Les archives d’Oran: le trésor oublié Demain, les archives de la wilaya d’Oran ferment pour congé annuel. Un mois de repos très mérité pour les employés de cette vénérable institution. Ils sont sérieux, dévoués, respectueux des chercheurs jeunes et moins jeunes qui viennent s’épuiser les yeux sur de vieux documents qui leur livrent tous les secrets qu’ils veulent, s’ils sont patients bien entendu. Construites sur plusieurs étages au- dessous du rez-de-chaussée que l’on voit par la façade sud du bâtiment, les archives de la wilaya d’Oran, sont les seules dans tout l’Ouest algérien à avoir gardé quelque valeur. Si dans les autres wilayas, il est arrivé à des ignares de brûler «tous ces papiers et ces livres qui ne servent à rien», à Oran, il y a eu des gens, anonymes pour la plupart, qui, contre vents et marées, ont réussi le gage de garder cette partie irremplaçable de la mémoire de ce pays souvent dans l’adversité. Depuis l’indépendance, on peut dire que les pouvoirs publics n’ont pas dépensé un kopeck pour sauvegarder le trésor des archives nationales: elles sont en papier, elles restent en papier. La seule parade possible contre les effets du temps est la numérisation.
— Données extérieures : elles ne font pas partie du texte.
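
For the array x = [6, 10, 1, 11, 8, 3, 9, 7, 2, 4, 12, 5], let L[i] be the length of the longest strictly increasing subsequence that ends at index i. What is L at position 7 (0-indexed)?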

Zéro pointé de ce côté. Aucun moyen audiovisuel n’est mis à la disposition du public. Il n’y a même pas de photocopie, afin d’éviter, faut-il le dire, à de jeunes étudiants de copier des kilomètres de lignes au stylo dans leurs cahiers! Ce n’est pas sérieux. Mais que peut-on demander à la République? Qu’elle arrive au moins à préserver ce trésor. Il n’est pas rare de rencontrer dans la minuscule salle de consultation des chercheurs venus de l’étranger, s’émerveiller devant d’aussi rares journaux, livres et revues. Ils ramènent avec eux leurs propres moyens numériques car ils savent que le service n’offre rien dans ce sens. La wilaya d’Oran ne semble pas du tout s’inquiéter de ce qui se fabrique au troisième sous-sol. Les universitaires peuvent toujours attendre. Ils n’auront que des employés prévenants pour répondre à leurs doléances. C’est toujours ça de gagné.